Preventing Cold Damage
Preventing cold damage to plants begins by choosing plants that are native to our area or acclimated to the temperatures we experience. The USDA has created climatic zones based on average coldest temperatures for the regions of the US. Plants are categorized according to the areas in which they are hardy. Gardeners can choose plants that will perform in their area. For a map of the USDA hardiness zones they may visit the USDA website.
How to protect tender plants during the winter:
- Plant site selection can be crucial to winter hardiness of some plants.
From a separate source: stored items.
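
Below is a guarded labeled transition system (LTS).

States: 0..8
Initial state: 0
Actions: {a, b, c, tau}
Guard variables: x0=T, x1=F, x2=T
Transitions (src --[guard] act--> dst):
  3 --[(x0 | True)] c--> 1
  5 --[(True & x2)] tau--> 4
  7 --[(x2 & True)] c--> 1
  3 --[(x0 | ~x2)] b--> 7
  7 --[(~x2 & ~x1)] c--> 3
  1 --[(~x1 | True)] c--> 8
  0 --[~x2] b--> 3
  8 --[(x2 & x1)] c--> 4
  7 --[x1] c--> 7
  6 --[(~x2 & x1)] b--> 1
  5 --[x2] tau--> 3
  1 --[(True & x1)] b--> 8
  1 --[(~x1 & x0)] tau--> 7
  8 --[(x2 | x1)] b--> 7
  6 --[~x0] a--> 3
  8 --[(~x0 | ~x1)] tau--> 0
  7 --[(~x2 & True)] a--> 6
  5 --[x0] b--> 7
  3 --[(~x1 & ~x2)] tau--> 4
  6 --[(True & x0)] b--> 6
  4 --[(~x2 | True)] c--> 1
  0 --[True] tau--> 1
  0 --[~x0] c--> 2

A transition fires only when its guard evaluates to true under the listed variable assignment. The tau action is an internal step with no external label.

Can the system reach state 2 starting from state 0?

Answer: UNREACHABLE

Analysis:
Guard filter leaves 13 enabled edge(s).
L0 = {0}
L1 = {1}  cumulative {0,1}
L2 = {7,8}  cumulative {0,1,7,8}
R = {0,1,7,8}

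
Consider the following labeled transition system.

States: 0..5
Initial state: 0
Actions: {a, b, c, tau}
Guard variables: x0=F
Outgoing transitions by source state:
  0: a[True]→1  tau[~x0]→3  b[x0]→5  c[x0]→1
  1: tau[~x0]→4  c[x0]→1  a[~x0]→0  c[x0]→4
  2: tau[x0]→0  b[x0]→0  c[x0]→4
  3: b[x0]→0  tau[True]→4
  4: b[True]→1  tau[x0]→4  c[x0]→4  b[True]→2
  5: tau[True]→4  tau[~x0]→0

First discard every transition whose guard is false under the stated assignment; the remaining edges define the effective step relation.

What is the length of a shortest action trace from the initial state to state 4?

BFS to 4:
  Layer 0: {0}
  Layer 1: {1,3}
  Layer 2: {4}
4 enters at depth 2; path a·tau

Answer: 2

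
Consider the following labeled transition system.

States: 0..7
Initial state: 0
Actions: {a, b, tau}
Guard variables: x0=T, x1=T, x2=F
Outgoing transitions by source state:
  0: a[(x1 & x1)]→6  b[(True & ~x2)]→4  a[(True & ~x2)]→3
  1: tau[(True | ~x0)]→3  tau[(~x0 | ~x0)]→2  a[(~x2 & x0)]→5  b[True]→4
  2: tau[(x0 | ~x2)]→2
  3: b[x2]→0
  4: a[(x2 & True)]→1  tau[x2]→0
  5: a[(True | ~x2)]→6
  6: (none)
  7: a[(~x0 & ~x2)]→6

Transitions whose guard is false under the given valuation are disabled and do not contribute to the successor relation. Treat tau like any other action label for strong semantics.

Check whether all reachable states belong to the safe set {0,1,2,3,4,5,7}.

Answer: INVARIANT VIOLATED at state 6

Analysis:
Safe = {0,1,2,3,4,5,7}
Reachable = {0,3,4,6}
  0: ok
  3: ok
  4: ok
  6: VIOLATES
reach 6 via a — violates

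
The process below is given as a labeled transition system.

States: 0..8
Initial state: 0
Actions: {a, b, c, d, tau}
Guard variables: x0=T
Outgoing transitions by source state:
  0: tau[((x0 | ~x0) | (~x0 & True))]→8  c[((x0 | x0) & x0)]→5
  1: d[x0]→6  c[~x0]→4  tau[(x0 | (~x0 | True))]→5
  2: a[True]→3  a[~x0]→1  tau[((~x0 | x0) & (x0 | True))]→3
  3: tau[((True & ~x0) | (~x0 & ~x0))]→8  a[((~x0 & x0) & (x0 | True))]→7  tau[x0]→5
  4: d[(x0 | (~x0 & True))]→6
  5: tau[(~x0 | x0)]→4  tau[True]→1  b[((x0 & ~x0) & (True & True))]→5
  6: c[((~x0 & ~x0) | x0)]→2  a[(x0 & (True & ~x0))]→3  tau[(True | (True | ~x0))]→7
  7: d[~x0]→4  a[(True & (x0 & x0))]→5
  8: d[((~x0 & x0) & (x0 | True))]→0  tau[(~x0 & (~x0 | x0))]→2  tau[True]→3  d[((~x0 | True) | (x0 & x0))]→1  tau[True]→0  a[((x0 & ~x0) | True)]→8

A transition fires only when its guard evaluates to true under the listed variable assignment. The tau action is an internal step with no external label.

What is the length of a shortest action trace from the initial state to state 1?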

Planting under a tree canopy or near the southwest side of a home to maximize evening winter sun can protect plants. Planting on shady northern slopes can lead to frozen plants.
- Native plants are generally better adapted local weather extremes.
- Plant nutrition can play a minor role in freezing. Maintaining proper fertility levels can lower the temperatures a plant can tolerate by five degrees.
- Windbreaks can be constructed or planted to block frigid winter winds.
- Plants can be covered with fabric on cold nights. Be sure to remove the fabric eventually based on weather conditions.
- Finally, watering plants keeps them hydrated and prevents plants from drying due to cold air and frozen soil.